🤖 AI Summary
Neural scaling laws lack uncertainty quantification, hindering risk-aware decision-making during extrapolation. Method: We propose the first Bayesian meta-learning framework based on Prior-data Fitted Networks (PFNs) for scaling law modeling. Our approach innovatively leverages PFNs to synthesize principled, sampleable prior distributions over scaling functions—enabling probabilistic, physics-informed extrapolation. Contribution/Results: Compared to conventional point estimates and existing Bayesian methods, our framework achieves significantly improved extrapolation accuracy and predictive calibration on real-world scaling data. It attains state-of-the-art performance in low-data regimes—particularly in Bayesian active learning—demonstrating robustness where data is scarce. By providing well-calibrated uncertainty estimates, our method establishes a new paradigm for trustworthy deployment of scaling laws in safety-critical applications.
📝 Abstract
Scaling has been a major driver of recent advancements in deep learning. Numerous empirical studies have found that scaling laws often follow the power-law and proposed several variants of power-law functions to predict the scaling behavior at larger scales. However, existing methods mostly rely on point estimation and do not quantify uncertainty, which is crucial for real-world applications involving decision-making problems such as determining the expected performance improvements achievable by investing additional computational resources. In this work, we explore a Bayesian framework based on Prior-data Fitted Networks (PFNs) for neural scaling law extrapolation.

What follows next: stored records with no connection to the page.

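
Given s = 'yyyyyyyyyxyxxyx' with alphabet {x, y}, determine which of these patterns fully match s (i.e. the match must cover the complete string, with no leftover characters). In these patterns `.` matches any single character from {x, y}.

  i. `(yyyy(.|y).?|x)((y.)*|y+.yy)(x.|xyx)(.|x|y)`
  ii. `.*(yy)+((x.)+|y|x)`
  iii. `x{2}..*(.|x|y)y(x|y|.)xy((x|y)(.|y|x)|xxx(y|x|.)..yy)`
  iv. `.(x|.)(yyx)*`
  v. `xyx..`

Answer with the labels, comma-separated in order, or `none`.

i

i → match
ii → no match
iii → no match — must start with 'x'
iv → no match
v → no match — must start with 'xyx'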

Specifically, we design a prior distribution that enables the sampling of infinitely many synthetic functions resembling real-world neural scaling laws, allowing our PFN to meta-learn the extrapolation. We validate the effectiveness of our approach on real-world neural scaling laws, comparing it against both the existing point estimation methods and Bayesian approaches. Our method demonstrates superior performance, particularly in data-limited scenarios such as Bayesian active learning, underscoring its potential for reliable, uncertainty-aware extrapolation in practical applications.